Prompt 2- Week 1 Novel Prompt

     An interesting character in the novel Skippy Dies by Paul Murray is Father Jerome Green. He is the French teacher at Seabrook College in Ireland, where he is known for having an air of dread around him.
     
     "Father Jerome Green: teacher of French, coordinator of Seabrook's charitable works, and by some stretch the school's most terrifying personage. Wherever he goes it is with two or three bodies' worth of empty space around him, as if he's accompanied by an invisible retinue of pitchfork-wielding goblins, ready to jab at anyone who happens to be harboring an impure thought. As he passes, Howard musters a weak smile; the priest glares back at him he same way he does at everyone, with a kind of ready, impersonal disapproval, so adept at looking into a man's soul and seeing sin, desire, ferment that he does it now like ticking a box." (p. 12-13)

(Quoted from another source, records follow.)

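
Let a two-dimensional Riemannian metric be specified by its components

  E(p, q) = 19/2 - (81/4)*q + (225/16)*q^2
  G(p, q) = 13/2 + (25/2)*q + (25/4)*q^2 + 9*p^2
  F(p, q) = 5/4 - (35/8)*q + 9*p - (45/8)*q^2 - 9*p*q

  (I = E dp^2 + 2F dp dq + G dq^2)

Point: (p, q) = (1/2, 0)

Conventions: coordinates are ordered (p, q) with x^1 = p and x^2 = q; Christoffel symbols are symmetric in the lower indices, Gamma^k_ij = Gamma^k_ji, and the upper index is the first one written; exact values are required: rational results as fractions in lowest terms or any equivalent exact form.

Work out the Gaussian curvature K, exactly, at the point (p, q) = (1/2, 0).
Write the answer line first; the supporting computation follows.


Answer: K = -73903/71289

E = 19/2, F = 23/4, G = 35/4, EG - F^2 = 801/16 at the point
E_p = 0, E_q = -81/4, F_p = 9, F_q = -71/8, G_p = 9, G_q = 25/2
E_qq = 225/8, F_pq = -9, G_pp = 18
Evaluate Brioschi's two determinant matrices M1, M2 and divide by (EG - F^2)^2.
M1 = [[-E_qq/2 + F_pq - G_pp/2, E_p/2, F_p - E_q/2], [F_q - G_p/2, E, F], [G_q/2, F, G]] = [[-513/16, 0, 153/8], [-107/8, 19/2, 23/4], [25/4, 23/4, 35/4]]; det M1 = -539073/128
M2 = [[0, E_q/2, G_p/2], [E_q/2, E, F], [G_p/2, F, G]] = [[0, -81/8, 9/2], [-81/8, 19/2, 23/4], [9/2, 23/4, 35/4]]; det M2 = -413019/256
det M1 - det M2 = -665127/256; K = -665127/256 / (801/16)^2 = -73903/71289


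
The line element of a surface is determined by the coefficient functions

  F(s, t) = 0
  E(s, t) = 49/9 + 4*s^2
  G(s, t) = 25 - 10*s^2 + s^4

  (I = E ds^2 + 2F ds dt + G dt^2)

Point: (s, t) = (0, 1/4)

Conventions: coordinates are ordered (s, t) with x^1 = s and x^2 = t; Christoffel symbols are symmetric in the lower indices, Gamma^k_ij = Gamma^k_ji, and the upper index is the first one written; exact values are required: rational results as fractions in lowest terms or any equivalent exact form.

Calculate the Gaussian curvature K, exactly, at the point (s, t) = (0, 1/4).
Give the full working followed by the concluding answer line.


E = 49/9, F = 0, G = 25, EG - F^2 = 1225/9 at the point
E_s = 0, E_t = 0, F_s = 0, F_t = 0, G_s = 0, G_t = 0
E_tt = 0, F_st = 0, G_ss = -20
Apply the Brioschi formula K = (det M1 - det M2)/(EG - F^2)^2 over the derivative matrices of E, F, G.
M1 = [[-E_tt/2 + F_st - G_ss/2, E_s/2, F_s - E_t/2], [F_t - G_s/2, E, F], [G_t/2, F, G]] = [[10, 0, 0], [0, 49/9, 0], [0, 0, 25]]; det M1 = 12250/9
M2 = [[0, E_t/2, G_s/2], [E_t/2, E, F], [G_s/2, F, G]] = [[0, 0, 0], [0, 49/9, 0], [0, 0, 25]]; det M2 = 0
det M1 - det M2 = 12250/9; K = 12250/9 / (1225/9)^2 = 18/245

Answer: K = 18/245


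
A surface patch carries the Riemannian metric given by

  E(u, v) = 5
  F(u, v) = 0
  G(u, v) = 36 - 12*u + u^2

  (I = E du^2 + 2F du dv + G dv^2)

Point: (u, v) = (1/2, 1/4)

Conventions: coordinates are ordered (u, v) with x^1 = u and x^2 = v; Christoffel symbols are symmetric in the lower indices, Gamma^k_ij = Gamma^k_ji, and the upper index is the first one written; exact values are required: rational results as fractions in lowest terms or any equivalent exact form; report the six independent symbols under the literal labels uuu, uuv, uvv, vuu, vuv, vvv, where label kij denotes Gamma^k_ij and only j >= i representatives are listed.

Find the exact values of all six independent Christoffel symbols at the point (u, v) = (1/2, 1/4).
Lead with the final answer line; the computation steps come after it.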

     Among the students, and even some faculty at Seabrook, Father Green is  like the Grim Reaper: tall, thin, dressed in black, and having little to no kindness in him. He punishes students very severely and tries to scare them into being more devout. Paul Murray always uses very descriptive and metaphoric 
language when writing about him, especially with his movement. He has been described as smoke, knife-like, a pen stroke, and other dark, harsh things. In his classes, he is like a time-bomb about to explode on any given student. 
Overall, what Father Green wants is to teach people that God is not easy-going, and that lazy and spoiled people will be punished with eternal damnation.